Sitting in the same space we sat in last year and hearing the same somber tunes we hear year after year grounds us in continuity. We know that come what may, we can be sure this place, these sounds, these words will be here again next year, just as they were here last year, just as they were here ten years ago.

But the continuity also reminds us of what has changed in the last year. Some of the changes are for the better, the new love, the child now wearing a tallit for the first time, the new job, the new home. But not all the changes are for the good. Looking around the sanctuary, or the dining room table, at familiar faces we may be acutely aware of those who are not there. Or maybe the tunes and prayers are familiar but the sanctuary and all the people because you have had to move communities after a messy divorce or a job change. Maybe the clothes are old because buying new ones was simply not an option with this year’s finances. Our losses, whatever form they take, can be painfully clear at Rosh Hashanah.

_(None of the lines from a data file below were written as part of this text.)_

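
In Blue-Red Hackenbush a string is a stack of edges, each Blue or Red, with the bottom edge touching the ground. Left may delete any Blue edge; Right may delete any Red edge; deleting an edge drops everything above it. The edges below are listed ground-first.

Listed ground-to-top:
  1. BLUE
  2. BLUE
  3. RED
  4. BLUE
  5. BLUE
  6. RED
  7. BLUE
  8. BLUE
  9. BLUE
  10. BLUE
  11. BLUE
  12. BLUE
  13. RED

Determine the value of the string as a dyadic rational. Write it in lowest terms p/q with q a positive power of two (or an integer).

3837/2048

Build value(s[:k]) for k = 1..13, string s = BLUE BLUE RED BLUE BLUE RED BLUE BLUE BLUE BLUE BLUE BLUE RED.
1 of 13 · B · max L 0 · min R +∞ ⇒ 1
2 of 13 · BB · max L 1 · min R +∞ ⇒ 2
3 of 13 · BBR · max L 1 · min R 2 ⇒ 3/2
4 of 13 · BBRB · max L 3/2 · min R 2 ⇒ 7/4
5 of 13 · BBRBB · max L 7/4 · min R 2 ⇒ 15/8
6 of 13 · BBRBBR · max L 7/4 · min R 15/8 ⇒ 29/16
7 of 13 · BBRBBRB · max L 29/16 · min R 15/8 ⇒ 59/32
8 of 13 · BBRBBRBB · max L 59/32 · min R 15/8 ⇒ 119/64
9 of 13 · BBRBBRBBB · max L 119/64 · min R 15/8 ⇒ 239/128
10 of 13 · BBRBBRBBBB · max L 239/128 · min R 15/8 ⇒ 479/256
11 of 13 · BBRBBRBBBBB · max L 479/256 · min R 15/8 ⇒ 959/512
12 of 13 · BBRBBRBBBBBB · max L 959/512 · min R 15/8 ⇒ 1919/1024
13 of 13 · BBRBBRBBBBBBR · max L 959/512 · min R 1919/1024 ⇒ 3837/2048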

The liturgy of the season returns to the refrain, “Hashiveinu Adonai, Elecha, V’nasuvah, Hadesh Yameinu K’kedem” “Return us Adonai to you and we will return, renew our days as in the days of old.” The traditional understanding of this prayer speaks to the need to rededicate ourselves to the path of Torah so that the presence of God will be as profound as it was in ancient times. But my own experience with the loss of loved ones at Rosh Hashanah, gave me a different way to understand it. Loss can alienate us from God and from that which is holy, we need help and support to be able to feel grace and the presence of the sacred. We want to feel the feeling of blessing that has slipped away.

My favorite version of this prayer, one set to the Rosh Hashanah nusach or tunes, is somber and has the power to bring me to tears. I remember the last day of my grandmother’s life, the first day of Rosh Hashanah over 25 years ago. It was the only time I ever saw her pray, I got to hear her sing the traditional tunes. The next day she was gone. Each year since, on Rosh Hashanah I am returned to that special relationship and to her absence.

At Rosh Hashanah, we do need to look forward and imagine how we will improve ourselves, our communities and our world in the year to come. But we also should allow ourselves to grieve for that which has been lost and is not retrievable. Services might be somber, but it is also appropriate cry and feel the power of the music, the sounds, the liturgy and the visuals the moment. Our sense of loss can and should propel us to reach out to those who are still with us, to seek help and support for that which we cannot change on our own. Judaism gives us permission and space to feel both the joys and the pains of life. Unlike the celebration of the secular New Year, Rosh Hashanah encourages us to take stock, not to ignore the bad, even as we hope for a better year to come.